Numero 54 – Luglio/Agosto 2019

Schegge e riflessi

di Carola Anaïs Maag

 

Mi scivola tra le dita il bicchiere che tengo in mano. Lo giro e lo rigiro, osservandone i riflessi intensi come schegge di smeraldo. Intorno a me sento indistinto un brusio. Forse ci sono delle persone. Sì, sono quelle con cui sono arrivato questa sera. Non riesco a concentrarmi su nient’altro se non sul bicchiere che stringo tra le mani. Mi giro distrattamente, porto lo sguardo fuori dall’enorme vetrata del locale. Guardo le strade illuminate a stento dalla fioca luce dei lampioni. Ombre che si susseguono, tutte uguali, indistinte. Quante vite che si perdono nella notte, anime in pena, forse, smarrite, come me, oppure esistenze colme di felicità. Il mio sguardo improvvisamente arretra, si fissa sulla vetrata stessa. La luce del locale è troppo intensa. Vedo il mio riflesso. Mi guardo. Non mi riconosco. Cosa ci faccio qui? Circondato da volti che mi sembrano così distanti, che si deformano in smorfie, in risate. Non riesco a decifrarli. Ogni tanto i loro occhi si fissano sul mio volto. Non saprei dire se si accorgono del modo in cui li sto guardando. Forse sono troppo concentrati sulla propria felicità in questo momento per permettere ad un corpo estraneo di disturbarli. Ho sempre avuto paura di contaminare chi mi stava intorno. Mi sono sempre sopravvalutato troppo, sicuramente. Nessuno fa caso a me, nessuno presta attenzione ad un elemento di disturbo.
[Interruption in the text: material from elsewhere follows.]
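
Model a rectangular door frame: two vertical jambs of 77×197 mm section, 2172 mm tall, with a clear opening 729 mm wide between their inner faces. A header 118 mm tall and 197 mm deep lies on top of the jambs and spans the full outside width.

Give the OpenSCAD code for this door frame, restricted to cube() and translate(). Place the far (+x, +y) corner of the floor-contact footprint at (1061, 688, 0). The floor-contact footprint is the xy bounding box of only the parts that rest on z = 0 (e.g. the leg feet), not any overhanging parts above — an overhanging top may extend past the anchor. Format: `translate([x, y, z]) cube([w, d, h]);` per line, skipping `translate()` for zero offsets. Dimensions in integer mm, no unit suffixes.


translate([178, 491, 0]) cube([77, 197, 2172]);
translate([984, 491, 0]) cube([77, 197, 2172]);
translate([178, 491, 2172]) cube([883, 197, 118]);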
Mi eliminano dal loro campo visivo. È sempre stato così semplice. Ma non ho mai aperto gli occhi. Io, così freddo e cinico, sono sempre stato un essere nutrito profondamente di pura speranza. Ora è tutto morto, affogato, annegato in questo bicchiere che sta immobile di fronte a me. Ed io bevo a piccoli sorsi, gustando lentamente, questa sofferenza, densa ed acre, pungente, ma inebriante. Sono solo, lo sono sempre stato. Questo bicchiere è così freddo. Si sta svuotando. È meglio riempirlo ancora, e ancora, prima che quell’uomo nel riflesso mi guardi ancora con disprezzo.